В ходе своих походов Йездигерд II стал подозревать христиан и евреев в измене. Указ Иездигерда II о запрещении христианства и обязательном принятии зороастризма усугубил и без того напряженную ситуацию, сложившуюся в стране. Вероятно, своей веронетерпимостью царь хотел:

  • добиться большего внутреннего единства своей державы;
  • ликвидировать возможную «пятую колонну» в случае войны с Римом, ведь христиане-армяне были для христиан-римлян потенциальными союзниками;
  • продвинуть официальную персидскую религию того времени (зороастризм), которую он считал единственно верной.

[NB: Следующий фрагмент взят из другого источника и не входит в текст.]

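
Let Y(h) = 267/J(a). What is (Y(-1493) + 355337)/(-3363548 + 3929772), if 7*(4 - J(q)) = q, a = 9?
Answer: 844159/1344782 ≈ 0.62773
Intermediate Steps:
J(q) = 4 - q/7
Y(h) = 1869/19 (Y(h) = 267/(4 - ⅐*9) = 267/(4 - 9/7) = 267/(19/7) = 267*(7/19) = 1869/19)
(Y(-1493) + 355337)/(-3363548 + 3929772) = (1869/19 + 355337)/(-3363548 + 3929772) = (6753272/19)/566224 = (6753272/19)*(1/566224) = 844159/1344782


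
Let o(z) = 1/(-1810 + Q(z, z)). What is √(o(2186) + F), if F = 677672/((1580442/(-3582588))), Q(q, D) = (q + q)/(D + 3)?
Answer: 3*I*√220568585251212596838818174/35947952594 ≈ 1239.4*I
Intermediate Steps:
Q(q, D) = 2*q/(3 + D) (Q(q, D) = (2*q)/(3 + D) = 2*q/(3 + D))
o(z) = 1/(-1810 + 2*z/(3 + z))
F = -13952986064/9083 (F = 677672/((1580442*(-1/3582588))) = 677672/(-263407/597098) = 677672*(-597098/263407) = -13952986064/9083 ≈ -1.5362e+6)
√(o(2186) + F) = √((3 + 2186)/(2*(-2715 - 904*2186)) - 13952986064/9083) = √((½)*2189/(-2715 - 1976144) - 13952986064/9083) = √((½)*2189/(-1978859) - 13952986064/9083) = √((½)*(-1/1978859)*2189 - 13952986064/9083) = √(-2189/3957718 - 13952986064/9083) = √(-55221984119124639/35947952594) = 3*I*√220568585251212596838818174/35947952594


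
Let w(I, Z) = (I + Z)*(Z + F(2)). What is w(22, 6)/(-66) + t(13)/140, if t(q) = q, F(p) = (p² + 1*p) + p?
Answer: -27011/4620 ≈ -5.8465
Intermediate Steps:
F(p) = p² + 2*p (F(p) = (p² + p) + p = (p + p²) + p = p² + 2*p)
w(I, Z) = (8 + Z)*(I + Z) (w(I, Z) = (I + Z)*(Z + 2*(2 + 2)) = (I + Z)*(Z + 2*4) = (I + Z)*(Z + 8) = (I + Z)*(8 + Z) = (8 + Z)*(I + Z))
w(22, 6)/(-66) + t(13)/140 = (6² + 8*22 + 8*6 + 22*6)/(-66) + 13/140 = (36 + 176 + 48 + 132)*(-1/66) + 13*(1/140) = 392*(-1/66) + 13/140 = -196/33 + 13/140 = -27011/4620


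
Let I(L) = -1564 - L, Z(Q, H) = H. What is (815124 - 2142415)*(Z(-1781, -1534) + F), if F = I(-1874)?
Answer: 1624604184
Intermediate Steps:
F = 310 (F = -1564 - 1*(-1874) = -1564 + 1874 = 310)
(815124 - 2142415)*(Z(-1781, -1534) + F) = (815124 - 2142415)*(-1534 + 310) = -1327291*(-1224) = 1624604184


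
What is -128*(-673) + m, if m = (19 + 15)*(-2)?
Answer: 86076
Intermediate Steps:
m = -68 (m = 34*(-2) = -68)
-128*(-673) + m = -128*(-673) - 68 = 86144 - 68 = 86076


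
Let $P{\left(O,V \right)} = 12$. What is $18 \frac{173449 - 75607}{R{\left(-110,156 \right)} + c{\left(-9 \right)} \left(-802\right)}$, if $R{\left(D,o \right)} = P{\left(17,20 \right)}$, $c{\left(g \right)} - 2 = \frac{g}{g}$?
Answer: $- \frac{97842}{133} \approx -735.65$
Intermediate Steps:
$c{\left(g \right)} = 3$ ($c{\left(g \right)} = 2 + \frac{g}{g} = 2 + 1 = 3$)
$R{\left(D,o \right)} = 12$
$18 \frac{173449 - 75607}{R{\left(-110,156 \right)} + c{\left(-9 \right)} \left(-802\right)} = 18 \frac{173449 - 75607}{12 + 3 \left(-802\right)} = 18 \frac{97842}{12 - 2406} = 18 \frac{97842}{-2394} = 18 \cdot 97842 \left(- \frac{1}{2394}\right) = 18 \left(- \frac{16307}{399}\right) = - \frac{97842}{133}$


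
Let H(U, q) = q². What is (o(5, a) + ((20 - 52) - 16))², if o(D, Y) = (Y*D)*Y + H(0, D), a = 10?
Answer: 227529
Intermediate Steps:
o(D, Y) = D² + D*Y² (o(D, Y) = (Y*D)*Y + D² = (D*Y)*Y + D² = D*Y² + D² = D² + D*Y²)
(o(5, a) + ((20 - 52) - 16))² = (5*(5 + 10²) + ((20 - 52) - 16))² = (5*(5 + 100) + (-32 - 16))² = (5*105 - 48)² = (525 - 48)² = 477² = 227529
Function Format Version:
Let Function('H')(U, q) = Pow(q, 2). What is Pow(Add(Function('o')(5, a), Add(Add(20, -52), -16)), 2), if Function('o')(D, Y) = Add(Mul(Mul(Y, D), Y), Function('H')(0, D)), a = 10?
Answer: 227529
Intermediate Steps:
Function('o')(D, Y) = Add(Pow(D, 2), Mul(D, Pow(Y, 2))) (Function('o')(D, Y) = Add(Mul(Mul(Y, D), Y), Pow(D, 2)) = Add(Mul(Mul(D, Y), Y), Pow(D, 2)) = Add(Mul(D, Pow(Y, 2)), Pow(D, 2)) = Add(Pow(D, 2), Mul(D, Pow(Y, 2))))
Pow(Add(Function('o')(5, a), Add(Add(20, -52), -16)), 2) = Pow(Add(Mul(5, Add(5, Pow(10, 2))), Add(Add(20, -52), -16)), 2) = Pow(Add(Mul(5, Add(5, 100)), Add(-32, -16)), 2) = Pow(Add(Mul(5, 105), -48), 2) = Pow(Add(525, -48), 2) = Pow(477, 2) = 227529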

Для того, чтобы усилить свою власть на Кавказе, персы потребовали, чтобы армяне, грузины и албаны отказались от христианства и приняли зороастризм. Когда армянские, грузинские и албанские князья отказались выполнять требования персов, в 450 году их пригласили в Ктесифон, где им под страхом смерти было предложено принять зороастризм. Князья для виду отступили от веры, чтобы иметь возможность возвратиться на родину и организовать восстание против персов. Армяне подняли восстание против дискриминации, которое возглавил Вардан Мамиконян, но проиграли в Аварайрской битве в 451 году.

В Иберии войну против персов вел Вахтанг Горгасал, на помощь которому пришёл Ваан Мамиконян. На берегу реки Куры произошла кровопролитная битва, в которой грузино-армянские войска потерпели поражение, понеся большие потери. В бою пал один из руководителей восстания Саак Багратуни.

В течение года персы грабили и разрушали города и села Армении и Иберии. Повстанцы отвечали частыми внезапными нападениями. Персидские войска, неся большие потери, обессилели и ослабли. Кроме того, их армия потерпела тяжелое поражение и в Средней Азии.

Начало переговоров

После гибели Пероза в войнах с гуннами, в 484 году к власти пришёл новый царь — Балаш, члены совета которого советовали ему урегулировать отношения с христианами (армяне, грузины, албаны)[4] . Балаш послал одного из членов совета в Армению для переговоров с Вааном. Переговоры шли в деревне Нварсак. Ваан представил в письменной форме 3 условия соглашения.

Условия

«Одна из самых важных проблем — это то, что у нас есть наши родные и региональные правила. Отодвиньте камин с армянской земли. Позвольте христианам и священникам молиться в своих церквях. Вторая проблема — признавайте людей не силой власти, а силой правосудия. Извлекайте ценность из неоценимого, отличите благородное от неблагородного, любите мудрецов и возьмите советы, данные ими. И если Вы сделаете это, то Ваша власть станет намного гуманнее. Наше третье требование заключается в том, что мы желаем, чтоб Персидский царь видел все своими глазами, слушал своими ушами, говорил своим ртом, полагался на свой ум. Именно поэтому мы видим все его приказы и решения такими бесчувственными и беспочвенными. Это приведёт к беспорядкам в вашей стране, всё будет потерянно. Но когда царь будет стремиться увидеть своими глазами, услышать своими ушами, более честно говорить со своими гражданами, тогда граждане будут делать все возможное, чтобы построить свою страну. Ваше государство будет расти.»[5]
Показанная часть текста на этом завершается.